Loehr writes, “Tough has nothing to do with the killer instinct or being mean. It has nothing to do with being cold, hard, insensitive, calloused or ruthless.”
He says, that “words and phrases like flexible, responsive, strong, and resilient under pressure” better describe “toughness.” After an extensive study on the subject he concluded that the real markers of toughness are: emotional flexibility, emotional responsiveness, emotional strength, and emotional resiliency.
His definition of “toughness” = the ability to consistently perform toward the upper range of your talent and skill regardless of competitive circumstances.” (Think Jesus Christ, Payton Manning, Navy Seals).
OK. Resume reading.
“It’s important to understand that only one relatively narrow band of training stress among the four categories leads to toughening. One of the four merely allows you to hold on to your present level of toughness; the other two result in weakening.
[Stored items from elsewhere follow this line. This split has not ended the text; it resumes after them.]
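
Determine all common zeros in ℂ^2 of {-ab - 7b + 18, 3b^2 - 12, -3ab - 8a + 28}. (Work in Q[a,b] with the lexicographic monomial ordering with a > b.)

{(2, 2)}

Compute a lex Gröbner basis by Buchberger's algorithm.
f_1 = -ab - 7b + 18, LT = ab.
f_2 = 3b^2 - 12, LT = b^2.
f_3 = -3ab - 8a + 28, LT = ab.

S(f_1,f_2): lcm = ab^2. S = 4a + 7b^2 - 18b.
  leading term a: no divisor's leading term divides it; move 4a to the remainder.
  leading term b^2: subtract (7/3)·f_2 from 7b^2 - 18b → -18b + 28
  leading term b: no divisor's leading term divides it; move -18b to the remainder.
  leading term 1: no divisor's leading term divides it; move 28 to the remainder.
  remainder 4a - 18b + 28 ≠ 0; add h_4 = 4a - 18b + 28 to the basis.

S(f_1,f_3): lcm = ab. S = -8/3a + 7b - 26/3.
  leading term a: subtract (-2/3)·h_4 from -8/3a + 7b - 26/3 → -5b + 10
  leading term b: no divisor's leading term divides it; move -5b to the remainder.
  leading term 1: no divisor's leading term divides it; move 10 to the remainder.
  remainder -5b + 10 ≠ 0; add h_5 = -5b + 10 to the basis.

The other S-polynomials (S(f_2,f_3), S(f_1,h_4), S(f_2,h_4), S(f_3,h_4), S(f_1,h_5), S(f_2,h_5), S(f_3,h_5), S(h_4,h_5)) all reduce to 0 modulo the current basis, so we have a Gröbner basis.
Inter-reduce: drop elements whose leading term is divisible by another's, tail-reduce, and make monic.
Reduced Gröbner basis: {a - 2, b - 2}.

Since the basis is lex-ordered, b - 2 is univariate in b. Its roots are {2}. Back-substituting each root into the other basis elements fixes the other coordinates.
  b = 2: the earlier basis element becomes a - 2 = 0, giving a = 2 — point (2, 2).
Check: every point annihilates each of the original generators.
Zero-dimensionality of the ideal guarantees finitely many solutions over ℂ.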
So the critical question is how you can tell if the training stress you are experiencing – physically, mentally, or emotionally – is adaptive and therefore toughening, or not?
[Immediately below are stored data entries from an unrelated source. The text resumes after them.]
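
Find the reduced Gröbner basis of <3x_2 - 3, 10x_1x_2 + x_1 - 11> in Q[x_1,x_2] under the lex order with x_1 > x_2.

f_1 = 3x_2 - 3, LT = x_2.
f_2 = 10x_1x_2 + x_1 - 11, LT = x_1x_2.

S(f_1,f_2): lcm = x_1x_2. S = -\tfrac{11}{10}x_1 + \tfrac{11}{10}.
  leading term x_1: no divisor's leading term divides it; move -\tfrac{11}{10}x_1 to the remainder.
  leading term 1: no divisor's leading term divides it; move \tfrac{11}{10} to the remainder.
  remainder -\tfrac{11}{10}x_1 + \tfrac{11}{10} ≠ 0; add g_3 = -\tfrac{11}{10}x_1 + \tfrac{11}{10} to the basis.

The other S-polynomials (S(f_1,g_3), S(f_2,g_3)) all reduce to 0 modulo the current basis, so we have a Gröbner basis.
Inter-reduce: drop elements whose leading term is divisible by another's, tail-reduce, and make monic.

G = {x_1 - 1, x_2 - 1}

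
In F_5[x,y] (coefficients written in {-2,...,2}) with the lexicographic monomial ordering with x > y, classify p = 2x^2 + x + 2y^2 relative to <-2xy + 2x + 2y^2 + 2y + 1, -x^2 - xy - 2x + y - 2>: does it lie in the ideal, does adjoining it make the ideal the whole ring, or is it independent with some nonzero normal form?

2x^2 + x + 2y^2 lies in I (it reduces to 0).

First compute the reduced Gröbner basis of I by Buchberger's algorithm.
f_1 = -2xy + 2x + 2y^2 + 2y + 1, LT = xy.
f_2 = -x^2 - xy - 2x + y - 2, LT = x^2.

S(f_1,f_2): lcm = x^2y. S = -x^2 - 2xy^2 + 2xy + 2x + y^2 - 2y.
  leading term x^2: subtract (1)·f_2 from -x^2 - 2xy^2 + 2xy + 2x + y^2 - 2y → -2xy^2 - 2xy - x + y^2 + 2y + 2
  leading term xy^2: subtract (y)·f_1 from -2xy^2 - 2xy - x + y^2 + 2y + 2 → xy - x - 2y^3 - y^2 + y + 2
  leading term xy: subtract (2)·f_1 from xy - x - 2y^3 - y^2 + y + 2 → -2y^3 + 2y
  leading term y^3: no divisor's leading term divides it; move -2y^3 to the remainder.
  leading term y: no divisor's leading term divides it; move 2y to the remainder.
  remainder -2y^3 + 2y ≠ 0; add h_3 = -2y^3 + 2y to the basis.

The other S-polynomials (S(f_1,h_3), S(f_2,h_3)) all reduce to 0 modulo the current basis, so we have a Gröbner basis.
Inter-reduce: drop elements whose leading term is divisible by another's, tail-reduce, and make monic.
Reduced Gröbner basis: {x^2 - 2x + y^2, xy - x - y^2 - y + 2, y^3 - y}.
Label its elements g_1 = x^2 - 2x + y^2, g_2 = xy - x - y^2 - y + 2, g_3 = y^3 - y.

Reduce p = 2x^2 + x + 2y^2 modulo G:
  leading term x^2: subtract (2)·g_1 from 2x^2 + x + 2y^2 → 0
  normal form = 0.
Since the normal form is 0, p ∈ I.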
[The chart above] provides the answer. The key is in the distinction between pain and discomfort. To toughen you have to go beyond your normal limits, beyond your realm of comfort. When you simply do what is comfortable in your training you’re either getting weaker or maintaining your current toughness level. You clearly have to challenge yourself beyond your normal limits to grow. While you have to cross new frontiers, you must not venture too far or overtraining will occur. There’s always discomfort because it’s further than you’ve gone before. The point is simply this:
No discomfort – no toughening
No pushing – no toughening
No personal confrontation – no toughening
The objective is to deliberately seek out new challenges in your areas of greatest weakness. Deliberately seeking out stress and pushing yourself to new limits and new frontiers is active toughening. Using the uninvited, random challenging stresses of everyday life to toughen yourself is passive toughening. In either case, discomfort indicates adaptive stress.
As stated earlier, stress creates the conditions for growth. Recovery is when you grow.”
Paul speaking…
To grow, to mature, to get stronger we must experience stress! Don’t run from it! If anything… run to it! Simply make sure that the stress you are encountering is neither excessive nor too little for growth!